As the country observed earth hour, Delhiites got a rare chance to see some faint stars in the night sky theatre as light pollution dipped in the national capital marginally.
A special Great Indian Star Count was organised by Space Popularisation Association of Communicators and Educators (SPACE), an NGO, on the eve.
The programme was aimed to promote a sense of how much more we can see in the night skies at a time when the ambient light pollution around us gets distinctly reduced, Director, SPACE, CB Devgun told PTI.
This project will help us in reclaiming our dark skies and see once again the celestial wonders that are no longer visible in the night skies from the cities, he said.
Project Dark Skies is an effort to bring back the charm of unpolluted star filled skies back to the present generation and make people aware of the value of pristine dark skies in observing the celestial wonders and astronomy.
SPACE has been running the 'Great Indian Star Count' (GISC) for several years as part of Project Dark Skies.
GISC is a scientific survey to quantify light pollution by counting the number of stars that can be seen in the skies.
This year, from March 2nd-17th, SPACE ran workshops and conducted a public survey at India Gate, where many students and people participated to contribute to the Great Indian star count observations.

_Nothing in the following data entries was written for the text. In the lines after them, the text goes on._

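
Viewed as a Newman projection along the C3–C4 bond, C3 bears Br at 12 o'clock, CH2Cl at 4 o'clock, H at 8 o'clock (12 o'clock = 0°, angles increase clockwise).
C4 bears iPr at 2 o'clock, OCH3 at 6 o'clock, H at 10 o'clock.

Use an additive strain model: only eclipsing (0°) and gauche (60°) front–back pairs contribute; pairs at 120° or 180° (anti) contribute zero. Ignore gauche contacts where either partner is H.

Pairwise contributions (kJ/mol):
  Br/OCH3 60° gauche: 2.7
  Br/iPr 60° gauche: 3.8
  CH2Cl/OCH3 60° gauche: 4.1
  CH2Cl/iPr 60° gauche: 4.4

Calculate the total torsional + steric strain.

12.3 kJ/mol

This conformer (staggered): Br–iPr gauche, CH2Cl–iPr gauche, CH2Cl–OCH3 gauche; 3.8 + 4.4 + 4.1 = 12.3 kJ/mol.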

The preliminary conclusions from collected data showed that there was a slight change in the light pollution levels in Delhi and faint stars were seen in some pockets of the capital.
The earth hour was observed yesterday for an hour between 8:30 pm to 9:30 pm when millions of Delhiites switched off lights in their houses for an hour, joining the world to call for a binding pact to cut greenhouse gas emissions.